At 06:08 PM 1/7/99 -0500, Robert S. Thau wrote:
>Sorry --- I should certainly not have said "immediate", though I'd
>still like to know how anyone thinks they can quantify the cost that
>people are minimizing by going to church, synagogue, mosque, or
>whatever. (Not describe --- quantify).

Who said it needs to be "quantified"? Besides, you've left out the other
part of the equation. Theoretically, they're maximizing their benefit, at
a fairly low cost. Minimizing cost is only part of the deal. Maximizing
benefit (or utility, depending on what sort of econ course you're in ;) is
another very important part.

>What was going into this was really two things. First, I have read
>about some interesting research where they put people in very
>constrained situations where all the costs could in fact be quantified
>pretty exactly (they were having people who were total strangers to
>each other exchanging dollar bills in various ways), and the peoples'
>behavior was not in accord with any reasonable theory of cost
>minimization.

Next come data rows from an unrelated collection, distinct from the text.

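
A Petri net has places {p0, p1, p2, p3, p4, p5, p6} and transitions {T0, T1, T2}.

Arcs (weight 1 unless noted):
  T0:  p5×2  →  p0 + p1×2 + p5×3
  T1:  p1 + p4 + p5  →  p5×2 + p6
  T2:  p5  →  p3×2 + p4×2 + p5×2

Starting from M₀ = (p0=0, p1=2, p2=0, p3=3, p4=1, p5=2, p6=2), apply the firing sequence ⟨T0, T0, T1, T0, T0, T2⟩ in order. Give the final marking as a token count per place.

(p0=4, p1=9, p2=0, p3=5, p4=2, p5=8, p6=3)

step 1: fire T0:  (p0=0, p1=2, p2=0, p3=3, p4=1, p5=2, p6=2) → (p0=1, p1=4, p2=0, p3=3, p4=1, p5=3, p6=2)
step 2: fire T0:  (p0=1, p1=4, p2=0, p3=3, p4=1, p5=3, p6=2) → (p0=2, p1=6, p2=0, p3=3, p4=1, p5=4, p6=2)
step 3: fire T1:  (p0=2, p1=6, p2=0, p3=3, p4=1, p5=4, p6=2) → (p0=2, p1=5, p2=0, p3=3, p4=0, p5=5, p6=3)
step 4: fire T0:  (p0=2, p1=5, p2=0, p3=3, p4=0, p5=5, p6=3) → (p0=3, p1=7, p2=0, p3=3, p4=0, p5=6, p6=3)
step 5: fire T0:  (p0=3, p1=7, p2=0, p3=3, p4=0, p5=6, p6=3) → (p0=4, p1=9, p2=0, p3=3, p4=0, p5=7, p6=3)
step 6: fire T2:  (p0=4, p1=9, p2=0, p3=3, p4=0, p5=7, p6=3) → (p0=4, p1=9, p2=0, p3=5, p4=2, p5=8, p6=3)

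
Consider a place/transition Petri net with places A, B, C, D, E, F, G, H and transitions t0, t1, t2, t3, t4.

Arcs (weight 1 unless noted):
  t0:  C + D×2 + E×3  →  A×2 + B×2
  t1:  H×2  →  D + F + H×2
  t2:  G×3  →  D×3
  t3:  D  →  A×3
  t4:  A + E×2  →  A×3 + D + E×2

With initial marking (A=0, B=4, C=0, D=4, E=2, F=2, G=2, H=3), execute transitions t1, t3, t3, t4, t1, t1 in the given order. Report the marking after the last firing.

step 1: fire t1:  (A=0, B=4, C=0, D=4, E=2, F=2, G=2, H=3) → (A=0, B=4, C=0, D=5, E=2, F=3, G=2, H=3)
step 2: fire t3:  (A=0, B=4, C=0, D=5, E=2, F=3, G=2, H=3) → (A=3, B=4, C=0, D=4, E=2, F=3, G=2, H=3)
step 3: fire t3:  (A=3, B=4, C=0, D=4, E=2, F=3, G=2, H=3) → (A=6, B=4, C=0, D=3, E=2, F=3, G=2, H=3)
step 4: fire t4:  (A=6, B=4, C=0, D=3, E=2, F=3, G=2, H=3) → (A=8, B=4, C=0, D=4, E=2, F=3, G=2, H=3)
step 5: fire t1:  (A=8, B=4, C=0, D=4, E=2, F=3, G=2, H=3) → (A=8, B=4, C=0, D=5, E=2, F=4, G=2, H=3)
step 6: fire t1:  (A=8, B=4, C=0, D=5, E=2, F=4, G=2, H=3) → (A=8, B=4, C=0, D=6, E=2, F=5, G=2, H=3)

(A=8, B=4, C=0, D=6, E=2, F=5, G=2, H=3)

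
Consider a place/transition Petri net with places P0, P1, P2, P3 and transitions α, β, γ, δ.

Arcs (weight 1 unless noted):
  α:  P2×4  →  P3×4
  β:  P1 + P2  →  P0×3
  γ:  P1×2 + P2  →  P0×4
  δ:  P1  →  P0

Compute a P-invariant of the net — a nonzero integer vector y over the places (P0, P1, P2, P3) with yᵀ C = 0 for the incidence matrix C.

Incidence matrix C (rows=places, cols=transitions):
        α    β    γ    δ
   P0   0    3    4    1
   P1   0   -1   -2   -1
   P2  -4   -1   -1    0
   P3   4    0    0    0

Candidate y = [1, 1, 2, 2]; check y·C column-wise:
  col α: 1·0 + 1·0 + 2·-4 + 2·4 = 0
  col β: 1·3 + 1·-1 + 2·-1 + 2·0 = 0
  col γ: 1·4 + 1·-2 + 2·-1 + 2·0 = 0
  col δ: 1·1 + 1·-1 + 2·0 + 2·0 = 0

y = (P0:1, P1:1, P2:2, P3:2)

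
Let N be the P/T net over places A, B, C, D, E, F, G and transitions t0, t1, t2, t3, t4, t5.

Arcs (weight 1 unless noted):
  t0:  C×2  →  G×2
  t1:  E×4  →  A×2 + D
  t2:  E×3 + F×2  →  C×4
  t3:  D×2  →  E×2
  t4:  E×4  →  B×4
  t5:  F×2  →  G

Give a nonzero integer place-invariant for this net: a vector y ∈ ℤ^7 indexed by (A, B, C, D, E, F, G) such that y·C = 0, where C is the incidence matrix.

y = (A:3, B:2, C:2, D:2, E:2, F:1, G:2)

Incidence matrix C (rows=places, cols=transitions):
       t0   t1   t2   t3   t4   t5
    A   0    2    0    0    0    0
    B   0    0    0    0    4    0
    C  -2    0    4    0    0    0
    D   0    1    0   -2    0    0
    E   0   -4   -3    2   -4    0
    F   0    0   -2    0    0   -2
    G   2    0    0    0    0    1

Candidate y = [3, 2, 2, 2, 2, 1, 2]; check y·C column-wise:
  col t0: 3·0 + 2·0 + 2·-2 + 2·0 + 2·0 + 1·0 + 2·2 = 0
  col t1: 3·2 + 2·0 + 2·0 + 2·1 + 2·-4 + 1·0 + 2·0 = 0
  col t2: 3·0 + 2·0 + 2·4 + 2·0 + 2·-3 + 1·-2 + 2·0 = 0
  col t3: 3·0 + 2·0 + 2·0 + 2·-2 + 2·2 + 1·0 + 2·0 = 0
  col t4: 3·0 + 2·4 + 2·0 + 2·0 + 2·-4 + 1·0 + 2·0 = 0
  col t5: 3·0 + 2·0 + 2·0 + 2·0 + 2·0 + 1·-2 + 2·1 = 0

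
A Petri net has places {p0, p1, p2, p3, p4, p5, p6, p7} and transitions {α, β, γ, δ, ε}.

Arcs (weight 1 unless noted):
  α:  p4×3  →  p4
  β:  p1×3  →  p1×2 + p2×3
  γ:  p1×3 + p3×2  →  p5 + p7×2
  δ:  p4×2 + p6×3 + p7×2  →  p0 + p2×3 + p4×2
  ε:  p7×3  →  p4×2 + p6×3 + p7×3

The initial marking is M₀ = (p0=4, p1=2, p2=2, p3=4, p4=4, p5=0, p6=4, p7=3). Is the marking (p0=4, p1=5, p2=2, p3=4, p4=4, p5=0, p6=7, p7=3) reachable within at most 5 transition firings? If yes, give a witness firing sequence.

NO — not reachable within 5 firings

depth 0: 1 marking
depth 1: 4 markings reached so far
depth 2: 8 markings reached so far
depth 3: 13 markings reached so far
depth 4: 19 markings reached so far
depth 5: 26 markings reached so far
target is not among the 26 markings reachable within 5 steps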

But (drattit) I can't find a citation right now.

Be interested in seeing the study, but I'd bet it could be explained by
economics - which also goes well beyond cost minimization (as implied above
- though, of course, econ, as a whole, goes well beyond minimizing
cost/maximizing benefit).

The thing about economics is that in the long run, pretty much anything can
be *explained* by it. However, predicting with economics is a hell of a
lot trickier, because there are very few people (if anyone) who can
realistically factor in *all* the relevant variables. That's why
predictive economics is pretty much a crapshoot of who's got the best model
(determined conclusively only after the fact) - which is, afterall, just a

>The other, which actually set me off, was my extreme annoyance at a
>caller to a talk show featuring Richard Stallman who allowed her
>libertarian doctrine to trump common sense, and rather obnoxiously
>declared if people were paying the FSF money for tapes of freely
>available software, "then your customers are fools".

Most folks who speak doctrine (no matter what it might be) scare the shit
out of me. Not that I don't do it myself, but I do try to minimize it
whenever possible. Libertarians are pretty bad about screwing up basic
economics. Though, so are most liberals and conservatives as well. Hell,
so do I, for the most part, but at least I'm trying to figure out my
mistakes, and not assume I know everything (yet!).